The longer this divergence remains – and any actual progress on denuclearisation is stalled – the longer Pyongyang can keep buying time.

The address praised the rapprochement between the two Koreas witnessed in 2018 as a way of “revers[ing] inter-Korean relations in the utmost extremes of distrust and confrontation to those of trust and reconciliation.” Kim stressed his willingness to resume operations at the Kaesong Industrial Complex and Mount Kumgang tourist area “without any precondition”.

Economic development is high on the North’s agenda, but inter-Korean economic relations remain limited in scope by UN sanctions, and the nuclear problem remains unsolved.

Beyond the peninsula, the North’s key ally of China, with whom it engaged in continuing dialogue in 2018 with three visits by Kim to Beijing, was praised for “boosting strategic communication and traditional ties of friendship and cooperation”. Yet it not just talks between Washington and Pyongyang that have decelerated; those between Beijing and Pyongyang also lack direction.

A visit by North Korean Foreign Minister Ri Yong-ho to Beijing in early December aimed to strengthen the historic DPRK-PRC relationship, which has not always been as cordial as often expected. China has multiple considerations: its own status as a responsible great power, and its desire for the US and DPRK to put their differences aside and engage in a productive implementation of the statement that came out of the Singapore summit. This is no surprise, but at a time when the Beijing-Washington relationship is far from positive, will China step up its support for the North?

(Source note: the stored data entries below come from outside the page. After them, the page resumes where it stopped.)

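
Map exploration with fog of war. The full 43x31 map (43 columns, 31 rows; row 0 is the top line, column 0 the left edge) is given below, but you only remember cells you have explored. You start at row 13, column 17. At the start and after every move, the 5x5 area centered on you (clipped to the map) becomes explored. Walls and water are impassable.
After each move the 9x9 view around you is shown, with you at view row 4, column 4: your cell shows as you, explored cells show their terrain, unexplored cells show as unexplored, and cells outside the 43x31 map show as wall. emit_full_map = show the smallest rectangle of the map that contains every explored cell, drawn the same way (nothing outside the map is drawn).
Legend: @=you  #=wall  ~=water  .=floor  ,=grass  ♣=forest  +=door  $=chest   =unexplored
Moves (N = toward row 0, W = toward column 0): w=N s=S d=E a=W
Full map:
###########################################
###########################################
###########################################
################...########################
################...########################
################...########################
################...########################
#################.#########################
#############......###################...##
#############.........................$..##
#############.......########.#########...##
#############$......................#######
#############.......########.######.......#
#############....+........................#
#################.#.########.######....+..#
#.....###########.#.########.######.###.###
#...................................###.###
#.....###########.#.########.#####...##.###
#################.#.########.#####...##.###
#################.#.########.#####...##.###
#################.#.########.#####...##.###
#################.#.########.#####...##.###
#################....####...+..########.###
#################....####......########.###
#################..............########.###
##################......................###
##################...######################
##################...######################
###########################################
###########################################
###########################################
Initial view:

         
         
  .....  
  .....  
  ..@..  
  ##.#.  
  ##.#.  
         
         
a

         
         
  ...... 
  ...... 
  ..@+.. 
  ###.#. 
  ###.#.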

Despite China not committing itself to a traditional “alliance” with the North – instead emphasising its traditional “friendship” – China remains the North’s main trading partner, accounting for 90 per cent of the North’s trade. The PRC simultaneously remains committed towards encouraging the North’s denuclearisation, having supported (albeit reluctantly) UN Security Council sanctions on the state, but, together with Russia, has also called for softened sanctions.

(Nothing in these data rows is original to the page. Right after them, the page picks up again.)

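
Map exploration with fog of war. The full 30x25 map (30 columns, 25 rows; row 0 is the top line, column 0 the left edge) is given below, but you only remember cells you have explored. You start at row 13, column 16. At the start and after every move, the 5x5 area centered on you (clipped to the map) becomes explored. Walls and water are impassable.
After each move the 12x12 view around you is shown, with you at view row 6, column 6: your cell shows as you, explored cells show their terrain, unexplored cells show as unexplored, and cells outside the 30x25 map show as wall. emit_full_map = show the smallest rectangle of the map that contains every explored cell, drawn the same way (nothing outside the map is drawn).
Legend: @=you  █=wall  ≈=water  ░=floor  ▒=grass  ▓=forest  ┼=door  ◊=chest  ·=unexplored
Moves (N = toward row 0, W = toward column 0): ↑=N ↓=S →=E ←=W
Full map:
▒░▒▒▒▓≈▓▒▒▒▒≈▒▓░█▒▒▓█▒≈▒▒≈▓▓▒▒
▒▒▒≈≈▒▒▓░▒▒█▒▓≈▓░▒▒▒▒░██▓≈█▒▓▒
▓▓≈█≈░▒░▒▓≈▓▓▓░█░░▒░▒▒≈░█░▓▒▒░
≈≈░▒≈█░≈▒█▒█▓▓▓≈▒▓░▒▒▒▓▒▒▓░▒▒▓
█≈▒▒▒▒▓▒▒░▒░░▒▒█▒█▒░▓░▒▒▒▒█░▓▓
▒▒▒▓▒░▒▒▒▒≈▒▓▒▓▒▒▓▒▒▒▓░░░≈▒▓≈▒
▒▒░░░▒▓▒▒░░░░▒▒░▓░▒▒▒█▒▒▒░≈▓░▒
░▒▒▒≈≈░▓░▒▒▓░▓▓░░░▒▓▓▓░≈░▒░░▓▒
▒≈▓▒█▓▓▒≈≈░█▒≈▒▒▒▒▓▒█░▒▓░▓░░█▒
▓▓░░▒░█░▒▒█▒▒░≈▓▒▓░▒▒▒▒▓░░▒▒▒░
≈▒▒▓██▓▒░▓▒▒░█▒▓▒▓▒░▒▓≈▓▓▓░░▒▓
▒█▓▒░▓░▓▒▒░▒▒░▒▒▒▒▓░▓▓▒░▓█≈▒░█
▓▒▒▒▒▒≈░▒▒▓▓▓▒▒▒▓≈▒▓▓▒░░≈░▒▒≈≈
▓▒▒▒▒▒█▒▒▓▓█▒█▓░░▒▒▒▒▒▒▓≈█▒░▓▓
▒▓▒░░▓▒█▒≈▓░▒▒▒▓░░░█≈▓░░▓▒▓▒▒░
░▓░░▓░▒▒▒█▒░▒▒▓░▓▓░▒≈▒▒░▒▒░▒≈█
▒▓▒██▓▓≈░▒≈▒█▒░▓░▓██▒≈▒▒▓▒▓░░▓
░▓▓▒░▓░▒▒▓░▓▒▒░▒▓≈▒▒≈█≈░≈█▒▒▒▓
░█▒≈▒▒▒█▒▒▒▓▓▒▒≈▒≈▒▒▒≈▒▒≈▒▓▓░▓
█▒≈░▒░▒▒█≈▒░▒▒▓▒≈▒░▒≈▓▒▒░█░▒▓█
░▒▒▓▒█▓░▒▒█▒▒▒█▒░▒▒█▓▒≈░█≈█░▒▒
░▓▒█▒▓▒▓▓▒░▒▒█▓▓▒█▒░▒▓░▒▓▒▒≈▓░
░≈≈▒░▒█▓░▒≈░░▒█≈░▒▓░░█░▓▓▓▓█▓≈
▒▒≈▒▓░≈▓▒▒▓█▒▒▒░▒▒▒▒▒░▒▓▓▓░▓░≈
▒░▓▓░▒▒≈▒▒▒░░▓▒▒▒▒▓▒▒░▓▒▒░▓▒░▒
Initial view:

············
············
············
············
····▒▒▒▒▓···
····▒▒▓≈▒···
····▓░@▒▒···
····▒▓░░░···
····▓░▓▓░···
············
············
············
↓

············
············
············
····▒▒▒▒▓···
····▒▒▓≈▒···
····▓░░▒▒···
····▒▓@░░···
····▓░▓▓░···
····░▓░▓█···
············
············
············

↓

············
············
····▒▒▒▒▓···
····▒▒▓≈▒···
····▓░░▒▒···
····▒▓░░░···
····▓░@▓░···
····░▓░▓█···
····░▒▓≈▒···
············
············
············

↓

············
····▒▒▒▒▓···
····▒▒▓≈▒···
····▓░░▒▒···
····▒▓░░░···
····▓░▓▓░···
····░▓@▓█···
····░▒▓≈▒···
····▒≈▒≈▒···
············
············
············

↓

····▒▒▒▒▓···
····▒▒▓≈▒···
····▓░░▒▒···
····▒▓░░░···
····▓░▓▓░···
····░▓░▓█···
····░▒@≈▒···
····▒≈▒≈▒···
····▓▒≈▒░···
············
············
············

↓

····▒▒▓≈▒···
····▓░░▒▒···
····▒▓░░░···
····▓░▓▓░···
····░▓░▓█···
····░▒▓≈▒···
····▒≈@≈▒···
····▓▒≈▒░···
····█▒░▒▒···
············
············
············

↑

····▒▒▒▒▓···
····▒▒▓≈▒···
····▓░░▒▒···
····▒▓░░░···
····▓░▓▓░···
····░▓░▓█···
····░▒@≈▒···
····▒≈▒≈▒···
····▓▒≈▒░···
····█▒░▒▒···
············
············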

Kim’s affirmation of the Pyongyang-Beijing relationship may be symbolic, but also strategic.

Chinese President Xi Jinping (left) with Kim in Beijing on June 19. North Korea and China engaged in continuing dialogue in 2018. Photo: EPA-EFE/North Korean Central News Agency

The call to China in his New Year’s address – and other socialist allies, including Cuba – may signal how 2019 will see not just the continuing of diplomacy between the US and South Korea (and the growing differences between these two allies on how best to deal with the North), but a growing attempt for Pyongyang to consolidate its friendships elsewhere, especially given the current political battles between China and the West.

Pyongyang must now juggle multiple balls: diplomatic momentum with the US and South Korea, coercing Washington into conceding on sanctions and pressure, and enhancing friendships with China, Vietnam and other socialist states.

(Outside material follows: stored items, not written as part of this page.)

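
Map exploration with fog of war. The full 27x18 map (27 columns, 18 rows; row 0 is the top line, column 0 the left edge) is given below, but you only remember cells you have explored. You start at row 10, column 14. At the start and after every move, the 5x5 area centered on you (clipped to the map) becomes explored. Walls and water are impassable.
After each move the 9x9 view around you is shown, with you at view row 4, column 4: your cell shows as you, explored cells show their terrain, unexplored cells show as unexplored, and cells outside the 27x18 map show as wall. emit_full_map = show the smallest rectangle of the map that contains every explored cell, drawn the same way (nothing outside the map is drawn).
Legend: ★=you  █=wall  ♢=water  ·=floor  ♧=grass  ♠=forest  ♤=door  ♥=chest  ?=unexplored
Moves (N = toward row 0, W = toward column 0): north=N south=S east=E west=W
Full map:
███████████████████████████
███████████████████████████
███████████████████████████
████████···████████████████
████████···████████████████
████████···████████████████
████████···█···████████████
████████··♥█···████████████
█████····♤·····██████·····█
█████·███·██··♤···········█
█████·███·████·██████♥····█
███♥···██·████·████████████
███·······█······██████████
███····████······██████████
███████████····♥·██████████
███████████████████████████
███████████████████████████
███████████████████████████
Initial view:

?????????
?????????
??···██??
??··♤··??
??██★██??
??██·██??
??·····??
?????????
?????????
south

?????????
??···██??
??··♤··??
??██·██??
??██★██??
??·····??
??·····??
?????????
?????????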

Yet, diplomacy with a smile is not akin to tangible progress. It seems unlikely that China will take any drastic move to punish its “little brother” of the North, beyond what it has already done in 2018, but will keep up its calls for peace, denuclearisation and stability on the peninsula.

A second meeting between Kim and US President Donald Trump in 2019 seems likely, but will only make substantive progress if the summit statement does not echo of ambiguity, as was seen in Singapore.

Kim’s speech stated his readiness “to meet the US president again”, but he followed this with a warning to the US. If sanctions and pressure continue, the world should not be shocked if Pyongyang seeks to “find a new way for defending the sovereignty of the country”. When the threshold is crossed – whatever it may be – we may be back to the days of nuclear and missile testing.

The big question is when this threshold will be crossed. Although we know what happened in 2018, in the months following the New Year’s address, we should not be surprised if 2019 commences with somewhat less momentum.